The chain also tapped Cisco, San Jose, Calif., and added T1 interfaces and upgraded its routers at each store.
Next, the chain created an arrangement between its corporate office, its backup facility located in Columbus, Ohio, and its stores. Stores are connected to both facilities.
“If anything happens at corporate, critical information is also filtered through the Columbus facility,” East explained.
The same goes for data traveling between corporate and stores. As transactions are processed at POS, the network pushes up the transaction through corporate to the Internet processor. The same flow handles data being pushed to stores, including intellectual data, graphics, or frequent shopper information.
To ensure privacy, Build-A-Bear Workshop uses a private connection when filtering credit-card data to its processor. The same action is taken for other sensitive data, including customer information.

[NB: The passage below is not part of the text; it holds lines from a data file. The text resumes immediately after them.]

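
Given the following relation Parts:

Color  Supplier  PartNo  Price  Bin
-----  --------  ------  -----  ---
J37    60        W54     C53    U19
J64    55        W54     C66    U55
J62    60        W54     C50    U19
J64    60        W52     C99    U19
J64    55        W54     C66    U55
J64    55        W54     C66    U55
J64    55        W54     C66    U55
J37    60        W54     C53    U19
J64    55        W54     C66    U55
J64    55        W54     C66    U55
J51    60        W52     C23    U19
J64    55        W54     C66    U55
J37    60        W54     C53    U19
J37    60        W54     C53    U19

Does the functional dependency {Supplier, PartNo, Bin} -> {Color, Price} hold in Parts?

(Supplier=60, PartNo=W54, Bin=U19): 5 rows → {Color,Price} takes values {(J37, C53), (J62, C50)} — violation
(Supplier=55, PartNo=W54, Bin=U55): 7 rows → {Color,Price} = (J64, C66), (J64, C66), (J64, C66), (J64, C66), (J64, C66), (J64, C66), (J64, C66) ✓
(Supplier=60, PartNo=W52, Bin=U19): 2 rows → {Color,Price} takes values {(J64, C99), (J51, C23)} — violation
Two rows agree on {Supplier, PartNo, Bin} but differ on {Color, Price}, so {Supplier, PartNo, Bin} -> {Color, Price} does not hold.

No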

Build-A-Bear Workshop implemented the solution within four months and began testing the solution across 90 stores in October 2007. Since completing the first phase of the project in December, the chain has increased its uptime from 99.50% to 99.99%.
“This may not sound like much, but it makes an impact when there is downtime involved,” East said. “We have had extreme cases where DSL would go down and it could take days to get it back online. Now our latency has dropped from 150 milliseconds to between 20 and 40 milliseconds.”
“Now we have a plan in place to separate voice traffic from the rest of our data communications, and circuits will let us increase bandwidth as needed, at an easier pace,” he said.